Туда нас не пускают. Мы топчемся в полутемном коридоре, до нас теперь никому нет дела. Кто-то сует тарелку с кусками сладкого пирога: «поешьте пока…» Кто-то шепчет — «можно теперь, не плачьте только». Мы выходим из коридора. Кто-то меня хватает и испуганно говорит: «да у него все лицо в вареньи!» Меня умывает белошвейка, трет жестко пальцами, я вырываюсь у нее и вытираюсь уголком скатерти.
В страхе, на цыпочках, мы входим в залу. Это не наша зала! Не видно света, шторы спущены до пола, в изголовье и по бокам стола — высокие подсвешннки, как на амвоне у Казанской, и будто — ночь. Молоденькая монашка читает распевно, тихо. Я знаю, что на столе… — и боюсь глядеть. Я вижу голубое, белую подушку, и на ней — желтое… лицо?!. Нет, это не… — и жмурюсь, не видеть чтобы. И вижу через пальцы, под голубым… туфли… совсем другие, не «турецкие», мягкие, красного сафьяна, какие привез когда-то банщик-солдат с войны… а черные, жесткие, с нехожеными подошвами, — «холостые», «босовики», в какие обряжают на тот свет…
Мы жмемся к печке.
— Поближе взгляните-подойдите… — шепчет старенькая монашка и тянет Сонечку.
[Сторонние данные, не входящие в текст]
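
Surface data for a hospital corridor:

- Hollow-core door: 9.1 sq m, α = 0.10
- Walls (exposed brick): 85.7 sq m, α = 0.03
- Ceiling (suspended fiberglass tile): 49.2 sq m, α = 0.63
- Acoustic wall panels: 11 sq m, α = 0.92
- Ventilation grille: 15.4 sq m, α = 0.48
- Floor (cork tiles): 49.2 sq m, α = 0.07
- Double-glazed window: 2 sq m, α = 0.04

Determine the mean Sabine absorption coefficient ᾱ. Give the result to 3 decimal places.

0.251

S = Σ Sᵢ = 9.1 + 85.7 + 49.2 + 11 + 15.4 + 49.2 + 2 = 221.6 sq m.
Σ(Sᵢαᵢ) = 9.1*0.10 + 85.7*0.03 + 49.2*0.63 + 11*0.92 + 15.4*0.48 + 49.2*0.07 + 2*0.04 = 55.513.
ᾱ = A/S = 0.251.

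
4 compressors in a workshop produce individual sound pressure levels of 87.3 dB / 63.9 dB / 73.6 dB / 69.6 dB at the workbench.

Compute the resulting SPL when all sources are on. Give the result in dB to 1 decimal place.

Sum in the linear (power) domain: Σ 10^(Lᵢ/10) = 10^(87.3/10) + 10^(63.9/10) + 10^(73.6/10) + 10^(69.6/10) = 5.715e+08.
Back to dB: 10·log₁₀ Σ = 87.6 dB.

87.6 dB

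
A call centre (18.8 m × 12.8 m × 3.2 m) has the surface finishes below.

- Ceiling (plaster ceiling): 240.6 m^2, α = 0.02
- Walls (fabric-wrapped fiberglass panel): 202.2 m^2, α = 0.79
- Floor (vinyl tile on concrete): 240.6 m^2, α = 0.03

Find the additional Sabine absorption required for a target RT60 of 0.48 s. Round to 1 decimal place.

86.5 sabins

Equivalent absorption area: A₁ = 240.6×0.02 + 202.2×0.79 + 240.6×0.03 = 171.768 m^2.
Target A₂ = 0.161·770.048/0.48 = 258.287 sabins (V = 770.048 m³).
Shortfall: 258.287 − 171.768 = 86.5 sabins.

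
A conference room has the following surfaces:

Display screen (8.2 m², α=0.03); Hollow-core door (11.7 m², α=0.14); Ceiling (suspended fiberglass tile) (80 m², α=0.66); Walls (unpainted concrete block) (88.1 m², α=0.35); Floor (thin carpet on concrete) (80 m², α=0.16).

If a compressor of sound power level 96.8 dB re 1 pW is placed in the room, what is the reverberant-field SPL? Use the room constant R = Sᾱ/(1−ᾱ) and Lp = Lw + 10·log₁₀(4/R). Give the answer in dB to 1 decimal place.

80.9 dB

Σ(Sᵢαᵢ) = 8.2×0.03 + 11.7×0.14 + 80×0.66 + 88.1×0.35 + 80×0.16 = 98.319; total area S = 268.0 m².
ᾱ = 98.319/268.0 = 0.3669; R = Sᾱ/(1−ᾱ) = 98.319/(1−0.3669) = 155.298 m².
Lp = Lw + 10 log₁₀(4/R) = 96.8 -15.89 = 80.9 dB.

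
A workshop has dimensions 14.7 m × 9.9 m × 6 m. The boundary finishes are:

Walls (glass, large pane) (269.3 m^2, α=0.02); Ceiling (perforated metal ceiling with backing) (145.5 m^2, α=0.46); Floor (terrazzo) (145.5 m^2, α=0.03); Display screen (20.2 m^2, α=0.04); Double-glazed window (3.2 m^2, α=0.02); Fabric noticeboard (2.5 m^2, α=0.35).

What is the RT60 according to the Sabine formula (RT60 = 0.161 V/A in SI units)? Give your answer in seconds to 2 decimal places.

Equivalent absorption area: A = 269.3·0.02 + 145.5·0.46 + 145.5·0.03 + 20.2·0.04 + 3.2·0.02 + 2.5·0.35 = 78.428 m^2.
Room volume: 873.18 m³.
Sabine: RT60 = 0.161 × 873.18 / 78.428 = 1.79 s.

1.79 seconds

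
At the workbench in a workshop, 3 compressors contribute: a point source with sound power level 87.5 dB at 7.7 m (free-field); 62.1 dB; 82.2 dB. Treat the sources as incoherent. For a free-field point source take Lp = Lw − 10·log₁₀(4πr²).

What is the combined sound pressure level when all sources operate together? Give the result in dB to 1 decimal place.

82.3 dB

Source at 7.7 m: Lp = 87.5 − 10·log₁₀(4π·7.7²) = 87.5 − 10·log₁₀(745.060) = 58.8 dB.
Sum in the linear (power) domain: Σ 10^(Lᵢ/10) = 10^(58.8/10) + 10^(62.1/10) + 10^(82.2/10) = 1.683e+08.
Combined level = 10 log₁₀(1.683e+08) = 82.3 dB.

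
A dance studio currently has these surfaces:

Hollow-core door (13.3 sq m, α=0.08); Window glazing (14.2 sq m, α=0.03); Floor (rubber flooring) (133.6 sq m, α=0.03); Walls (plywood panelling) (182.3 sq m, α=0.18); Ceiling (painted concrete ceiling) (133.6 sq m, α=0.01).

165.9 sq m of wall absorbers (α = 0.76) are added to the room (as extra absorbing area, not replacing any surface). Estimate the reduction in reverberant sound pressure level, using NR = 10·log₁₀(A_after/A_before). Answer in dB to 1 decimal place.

6.2 dB

A_before = Σ Sᵢαᵢ = 13.3·0.08 + 14.2·0.03 + 133.6·0.03 + 182.3·0.18 + 133.6·0.01 = 39.648 sabins.
Added absorption = 165.9 × 0.76 = 126.084 sabins.
New total A_after = 165.732 sabins.
Reduction = 10 log₁₀(A_after/A_before) = 10 log₁₀(4.1801) = 6.2 dB.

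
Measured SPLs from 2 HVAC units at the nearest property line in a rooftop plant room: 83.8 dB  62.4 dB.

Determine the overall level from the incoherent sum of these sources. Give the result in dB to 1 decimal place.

Converting to relative power and adding: 10^(83.8/10) + 10^(62.4/10) = 2.416e+08.
Back to dB: 10·log₁₀ Σ = 83.8 dB.

83.8 dB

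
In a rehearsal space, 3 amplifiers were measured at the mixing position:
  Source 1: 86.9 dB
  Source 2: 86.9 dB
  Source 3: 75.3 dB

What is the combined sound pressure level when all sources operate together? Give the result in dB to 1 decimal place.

Sum in the linear (power) domain: Σ 10^(Lᵢ/10) = 10^(86.9/10) + 10^(86.9/10) + 10^(75.3/10) = 1.013e+09.
Back to dB: 10·log₁₀ Σ = 90.1 dB.

90.1 dB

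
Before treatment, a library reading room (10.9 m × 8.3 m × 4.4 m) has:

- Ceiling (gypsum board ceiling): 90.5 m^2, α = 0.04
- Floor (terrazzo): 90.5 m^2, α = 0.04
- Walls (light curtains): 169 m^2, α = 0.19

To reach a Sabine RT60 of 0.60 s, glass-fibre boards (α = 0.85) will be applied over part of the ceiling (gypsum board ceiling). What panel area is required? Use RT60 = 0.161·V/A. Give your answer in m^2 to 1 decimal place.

83.3

A₁ = Σ Sᵢαᵢ = 90.5*0.04 + 90.5*0.04 + 169*0.19 = 39.350 sabins.
V = 398.068 m³. Target absorption A₂ = 0.161 × 398.068 / 0.60 = 106.815 sabins.
Absorption to add: 106.815 − 39.350 = 67.465 sabins.
Each m^2 of panel replacing the ceiling (gypsum board ceiling) adds (0.85 − 0.04) = 0.81 sabins.
Area = ΔA/Δα = 67.465/0.81 = 83.3 m^2.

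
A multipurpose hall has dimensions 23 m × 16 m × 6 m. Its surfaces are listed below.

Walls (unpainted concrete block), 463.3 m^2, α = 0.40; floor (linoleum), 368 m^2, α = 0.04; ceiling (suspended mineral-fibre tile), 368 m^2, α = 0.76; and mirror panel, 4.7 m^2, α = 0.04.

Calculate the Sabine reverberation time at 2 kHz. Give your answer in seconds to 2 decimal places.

A = Σ Sᵢαᵢ = 463.3×0.40 + 368×0.04 + 368×0.76 + 4.7×0.04 = 479.908 sabins.
Room volume: 2208 m³.
Sabine: RT60 = 0.161 × 2208 / 479.908 = 0.74 s.

0.74 seconds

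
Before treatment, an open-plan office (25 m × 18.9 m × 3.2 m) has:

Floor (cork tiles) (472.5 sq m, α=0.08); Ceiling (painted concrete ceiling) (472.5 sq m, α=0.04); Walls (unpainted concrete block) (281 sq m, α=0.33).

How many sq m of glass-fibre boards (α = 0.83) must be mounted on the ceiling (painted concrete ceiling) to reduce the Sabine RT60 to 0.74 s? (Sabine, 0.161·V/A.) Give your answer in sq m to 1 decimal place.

227.3

A₁ = Σ Sᵢαᵢ = 472.5*0.08 + 472.5*0.04 + 281*0.33 = 149.430 sabins.
V = 1512 m³. Target absorption A₂ = 0.161 × 1512 / 0.74 = 328.962 sabins.
ΔA needed = 328.962 − 149.430 = 179.532 sabins.
Net gain per sq m: Δα = 0.83 − 0.04 = 0.79.
Area = ΔA/Δα = 179.532/0.79 = 227.3 sq m.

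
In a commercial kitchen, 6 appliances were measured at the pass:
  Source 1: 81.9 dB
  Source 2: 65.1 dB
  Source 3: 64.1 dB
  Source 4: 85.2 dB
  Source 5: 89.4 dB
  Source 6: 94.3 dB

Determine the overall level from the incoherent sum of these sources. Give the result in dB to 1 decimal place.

Converting to relative power and adding: 10^(81.9/10) + 10^(65.1/10) + 10^(64.1/10) + 10^(85.2/10) + 10^(89.4/10) + 10^(94.3/10) = 4.054e+09.
L_total = 10·log₁₀(4.054e+09) = 96.1 dB.

96.1 dB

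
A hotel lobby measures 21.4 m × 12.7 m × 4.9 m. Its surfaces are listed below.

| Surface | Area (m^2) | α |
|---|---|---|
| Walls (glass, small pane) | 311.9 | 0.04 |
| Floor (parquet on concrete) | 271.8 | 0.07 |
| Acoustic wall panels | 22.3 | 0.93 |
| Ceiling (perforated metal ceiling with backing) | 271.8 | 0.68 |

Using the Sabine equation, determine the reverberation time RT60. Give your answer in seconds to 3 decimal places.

0.904 s

Total absorption A = 311.9×0.04 + 271.8×0.07 + 22.3×0.93 + 271.8×0.68
  = 12.476 + 19.026 + 20.739 + 184.824 = 237.065 m^2 sabins.
Room volume: 1331.722 m³.
RT60 = 0.161 · V / A = 0.161 × 1331.722 / 237.065 = 0.904 s.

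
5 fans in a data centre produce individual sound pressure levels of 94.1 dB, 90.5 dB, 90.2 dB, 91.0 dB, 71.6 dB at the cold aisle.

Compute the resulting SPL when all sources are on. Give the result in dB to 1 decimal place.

97.8 dB

Converting to relative power and adding: 10^(94.1/10) + 10^(90.5/10) + 10^(90.2/10) + 10^(91.0/10) + 10^(71.6/10) = 6.013e+09.
Combined level = 10 log₁₀(6.013e+09) = 97.8 dB.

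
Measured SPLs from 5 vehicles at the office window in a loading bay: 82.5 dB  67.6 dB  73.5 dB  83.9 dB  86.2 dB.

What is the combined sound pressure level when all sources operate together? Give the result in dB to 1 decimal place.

89.4 dB

Sum in the linear (power) domain: Σ 10^(Lᵢ/10) = 10^(82.5/10) + 10^(67.6/10) + 10^(73.5/10) + 10^(83.9/10) + 10^(86.2/10) = 8.683e+08.
Back to dB: 10·log₁₀ Σ = 89.4 dB.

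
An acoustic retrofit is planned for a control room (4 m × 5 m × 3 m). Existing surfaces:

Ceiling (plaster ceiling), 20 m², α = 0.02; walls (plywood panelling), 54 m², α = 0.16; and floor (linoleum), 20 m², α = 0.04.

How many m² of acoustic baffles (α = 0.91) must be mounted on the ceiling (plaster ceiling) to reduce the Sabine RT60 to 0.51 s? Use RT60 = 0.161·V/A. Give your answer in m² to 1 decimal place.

10.2

Summing Sᵢαᵢ: 0.400 + 8.640 + 0.800 → A₁ = 9.840 sabins.
V = 60 m³. Target absorption A₂ = 0.161 × 60 / 0.51 = 18.941 sabins.
Absorption to add: 18.941 − 9.840 = 9.101 sabins.
Net gain per m²: Δα = 0.91 − 0.02 = 0.89.
Area = ΔA/Δα = 9.101/0.89 = 10.2 m².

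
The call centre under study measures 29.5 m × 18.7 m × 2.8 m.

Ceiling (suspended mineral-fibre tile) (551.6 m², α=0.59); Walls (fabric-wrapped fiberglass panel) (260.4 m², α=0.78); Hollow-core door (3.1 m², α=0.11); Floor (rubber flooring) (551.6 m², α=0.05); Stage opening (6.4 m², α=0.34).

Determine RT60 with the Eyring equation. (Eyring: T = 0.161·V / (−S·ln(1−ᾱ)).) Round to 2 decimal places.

Total surface area S = 551.6 + 260.4 + 3.1 + 551.6 + 6.4 = 1373.1 m².
Σ(Sᵢαᵢ) = 551.6·0.59 + 260.4·0.78 + 3.1·0.11 + 551.6·0.05 + 6.4·0.34 = 558.653.
Mean coefficient ᾱ = A/S = 0.4069.
Eyring denominator: −S ln(1−ᾱ) = 717.297.
V = 29.5 × 18.7 × 2.8 = 1544.62 m³.
RT60 = 0.161 × 1544.62 / 717.297 = 0.35 s.

0.35 sec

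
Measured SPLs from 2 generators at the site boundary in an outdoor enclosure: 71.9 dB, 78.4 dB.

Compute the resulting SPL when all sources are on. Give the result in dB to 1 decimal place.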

Я ничего не вижу, жмурюсь…
— Не видать тебе, я те подыму… — сипит монашка и дышит на меня горьким чем-то, но я пячусь от нее, жмусь к печке.
«Это не… это совсем другое …» — думаю я.
— Положьте земной поклончик…
Мы становимся па колени, кланяемся в холодный пол.
Я не могу смотреть. И вижу желтеющее пятно на белом, глубоко вдавившееся в сморщившуюся подушку… — лицо?.. Маленькое какое, желтое!.. Боюсь смотреть — и вижу восковую худую руку, лежащую на другой. На них деревянная иконка.
Входит Анна Ивановна и шепчет: «ах, болезные, некому об вас подумать», и ведет нас.
В детской сидит у окошка Горкин, плачет и все покачивает головой в платочек.
— Заслаб ты, косатик, изгоревался… — говорит он мне, размазывая пальцем слезы, — на вот, поешь курятинки.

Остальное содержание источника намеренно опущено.